这边围着的人眼看散去,卫清漪肩上被拍了一下,一回头,是乔慕青在探头探脑:“刚刚程归跟你说了什么啊?我本来想过来的,被王铭拖住了。
”
她把程归的话给乔慕青复述了一遍,说完又转头看了看王铭:“他的伤没事吧?”
乔慕青满不在意地摆了摆手:“呆木头能有什么事?一点小伤,他估计都习惯了,修养两天就能好。
”
虽然经过一场恶战,神色颇为疲惫,但乔慕青的情绪却一点也不低落,反倒心很大地开始展望未来。
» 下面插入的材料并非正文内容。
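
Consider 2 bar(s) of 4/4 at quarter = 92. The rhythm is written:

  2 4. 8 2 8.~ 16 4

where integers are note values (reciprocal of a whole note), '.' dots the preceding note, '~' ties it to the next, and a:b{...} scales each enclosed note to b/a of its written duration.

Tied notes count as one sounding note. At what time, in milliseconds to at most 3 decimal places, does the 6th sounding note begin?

1. 0.0ms @ 0 + 1304.348ms (2)
2. 1304.348ms @ 2 + 978.261ms (3/2)
3. 2282.609ms @ 7/2 + 326.087ms (1/2)
4. 2608.696ms @ 4 + 1304.348ms (2)
5. 3913.043ms @ 6 + 652.174ms (1)
6. 4565.217ms @ 7 + 652.174ms (1)

note 6 onset = 7b = 4565.217ms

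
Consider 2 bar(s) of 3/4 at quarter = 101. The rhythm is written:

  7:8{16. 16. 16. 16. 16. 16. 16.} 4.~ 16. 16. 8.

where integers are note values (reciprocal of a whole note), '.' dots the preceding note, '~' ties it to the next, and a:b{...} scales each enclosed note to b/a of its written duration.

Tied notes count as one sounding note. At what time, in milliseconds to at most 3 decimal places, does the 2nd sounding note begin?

note 2 onset = 3/7b = 254.597ms

1. 0.0ms @ 0 + 254.597ms (3/7)
2. 254.597ms @ 3/7 + 254.597ms (3/7)
3. 509.194ms @ 6/7 + 254.597ms (3/7)
4. 763.791ms @ 9/7 + 254.597ms (3/7)
5. 1018.388ms @ 12/7 + 254.597ms (3/7)
6. 1272.984ms @ 15/7 + 254.597ms (3/7)
7. 1527.581ms @ 18/7 + 254.597ms (3/7)
8. 1782.178ms @ 3 + 1113.861ms (15/8)
9. 2896.04ms @ 39/8 + 222.772ms (3/8)
10. 3118.812ms @ 21/4 + 445.545ms (3/4)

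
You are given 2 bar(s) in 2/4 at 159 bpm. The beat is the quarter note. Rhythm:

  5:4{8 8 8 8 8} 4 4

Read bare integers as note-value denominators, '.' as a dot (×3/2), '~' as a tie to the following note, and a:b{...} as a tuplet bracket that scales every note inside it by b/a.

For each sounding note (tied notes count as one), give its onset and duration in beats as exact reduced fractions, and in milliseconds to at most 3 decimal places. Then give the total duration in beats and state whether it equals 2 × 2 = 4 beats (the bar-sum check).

1) 0.0ms=0b +150.943ms=2/5b
2) 150.943ms=2/5b +150.943ms=2/5b
3) 301.887ms=4/5b +150.943ms=2/5b
4) 452.83ms=6/5b +150.943ms=2/5b
5) 603.774ms=8/5b +150.943ms=2/5b
6) 754.717ms=2b +377.358ms=1b
7) 1132.075ms=3b +377.358ms=1b
Σ=4b of 4 (159bpm 2/4) — PASS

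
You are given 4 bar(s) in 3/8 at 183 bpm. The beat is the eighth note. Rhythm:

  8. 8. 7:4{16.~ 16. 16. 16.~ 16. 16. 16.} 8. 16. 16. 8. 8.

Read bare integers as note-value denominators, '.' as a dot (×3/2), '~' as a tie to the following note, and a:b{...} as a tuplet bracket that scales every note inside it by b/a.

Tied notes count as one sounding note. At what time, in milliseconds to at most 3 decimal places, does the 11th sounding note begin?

1. 0.0ms @ 0 + 491.803ms (3/2)
2. 491.803ms @ 3/2 + 491.803ms (3/2)
3. 983.607ms @ 3 + 281.03ms (6/7)
4. 1264.637ms @ 27/7 + 140.515ms (3/7)
5. 1405.152ms @ 30/7 + 281.03ms (6/7)
6. 1686.183ms @ 36/7 + 140.515ms (3/7)
7. 1826.698ms @ 39/7 + 140.515ms (3/7)
8. 1967.213ms @ 6 + 491.803ms (3/2)
9. 2459.016ms @ 15/2 + 245.902ms (3/4)
10. 2704.918ms @ 33/4 + 245.902ms (3/4)
11. 2950.82ms @ 9 + 491.803ms (3/2)
12. 3442.623ms @ 21/2 + 491.803ms (3/2)

note 11 onset = 9b = 2950.82ms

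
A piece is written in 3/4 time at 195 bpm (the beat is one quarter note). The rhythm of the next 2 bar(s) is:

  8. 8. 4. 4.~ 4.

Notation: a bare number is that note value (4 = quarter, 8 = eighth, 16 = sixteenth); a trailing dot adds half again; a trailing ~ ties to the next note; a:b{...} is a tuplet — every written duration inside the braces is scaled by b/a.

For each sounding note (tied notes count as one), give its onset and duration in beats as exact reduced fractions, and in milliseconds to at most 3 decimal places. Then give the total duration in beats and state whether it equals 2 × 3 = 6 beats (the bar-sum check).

1) 0.0ms=0b +230.769ms=3/4b
2) 230.769ms=3/4b +230.769ms=3/4b
3) 461.538ms=3/2b +461.538ms=3/2b
4) 923.077ms=3b +923.077ms=3b
Σ=6b of 6 (195bpm 3/4) — PASS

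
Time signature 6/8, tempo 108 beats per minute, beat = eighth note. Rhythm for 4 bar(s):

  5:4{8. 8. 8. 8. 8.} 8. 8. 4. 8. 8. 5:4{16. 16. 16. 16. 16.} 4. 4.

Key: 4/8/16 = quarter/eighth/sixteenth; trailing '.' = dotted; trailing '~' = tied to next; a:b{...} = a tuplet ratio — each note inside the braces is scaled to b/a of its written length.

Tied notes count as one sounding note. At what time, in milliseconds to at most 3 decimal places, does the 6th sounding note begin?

note 6 onset = 6b = 3333.333ms

1. 0.0ms @ 0 + 666.667ms (6/5)
2. 666.667ms @ 6/5 + 666.667ms (6/5)
3. 1333.333ms @ 12/5 + 666.667ms (6/5)
4. 2000.0ms @ 18/5 + 666.667ms (6/5)
5. 2666.667ms @ 24/5 + 666.667ms (6/5)
6. 3333.333ms @ 6 + 833.333ms (3/2)
7. 4166.667ms @ 15/2 + 833.333ms (3/2)
8. 5000.0ms @ 9 + 1666.667ms (3)
9. 6666.667ms @ 12 + 833.333ms (3/2)
10. 7500.0ms @ 27/2 + 833.333ms (3/2)
11. 8333.333ms @ 15 + 333.333ms (3/5)
12. 8666.667ms @ 78/5 + 333.333ms (3/5)
13. 9000.0ms @ 81/5 + 333.333ms (3/5)
14. 9333.333ms @ 84/5 + 333.333ms (3/5)
15. 9666.667ms @ 87/5 + 333.333ms (3/5)
16. 10000.0ms @ 18 + 1666.667ms (3)
17. 11666.667ms @ 21 + 1666.667ms (3)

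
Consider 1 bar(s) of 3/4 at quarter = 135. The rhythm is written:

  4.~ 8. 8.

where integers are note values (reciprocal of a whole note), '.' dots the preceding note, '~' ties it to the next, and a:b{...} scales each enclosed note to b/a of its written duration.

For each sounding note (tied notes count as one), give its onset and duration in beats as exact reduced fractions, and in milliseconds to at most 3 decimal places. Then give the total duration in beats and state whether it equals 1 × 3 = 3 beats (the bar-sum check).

1) 0.0ms=0b +1000.0ms=9/4b
2) 1000.0ms=9/4b +333.333ms=3/4b
Σ=3b of 3 (135bpm 3/4) — PASS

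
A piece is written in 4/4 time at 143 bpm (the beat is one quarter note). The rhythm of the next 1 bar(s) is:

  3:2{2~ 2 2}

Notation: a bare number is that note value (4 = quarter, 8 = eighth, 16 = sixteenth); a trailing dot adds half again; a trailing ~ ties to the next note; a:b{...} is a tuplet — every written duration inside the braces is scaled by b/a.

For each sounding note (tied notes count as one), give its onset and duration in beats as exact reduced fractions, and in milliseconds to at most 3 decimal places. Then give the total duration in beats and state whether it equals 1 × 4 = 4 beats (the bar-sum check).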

“这次来阳山还真是没想到会变成这样……不过我们几个好歹也是帮了大忙,太一门肯定不能拒绝我们一起守山吧,那不管怎么说,因祸得福,正好可以住进神庙了!”
卫清漪被拽着往前走,忽然想起来一个重要问题。
“等等,慕青,你是不是漏了什么事?”
“什么事?”
她语重心长:“辛白人呢?”
乔慕青的脚步猛地一刹,被她提醒,才后知后觉地想起来这回事,当即一拍脑袋,惊叫道:“对啊,我差点忘记小白还等在山脚下了!”
卫清漪:“……”
在解决假冒程归那伙人后,考虑到山上危险,辛白一个凡人跟着来多有不便,王铭就找了块隐蔽的地方,让辛白等在那里。
但后续这么多事情,谁也没再想起来,辛白估计在那块山石旁边等了一夜。
这下可真是为谁风露立中宵了。
*
天光初透,云染朝霞。
远山还浸在青灰的雾里,晨风穿过层层殿阁,檐角的铜铃摇了摇,声响清泠泠的,坠进下方缭绕的香火烟霭之间,飘渺而沉静。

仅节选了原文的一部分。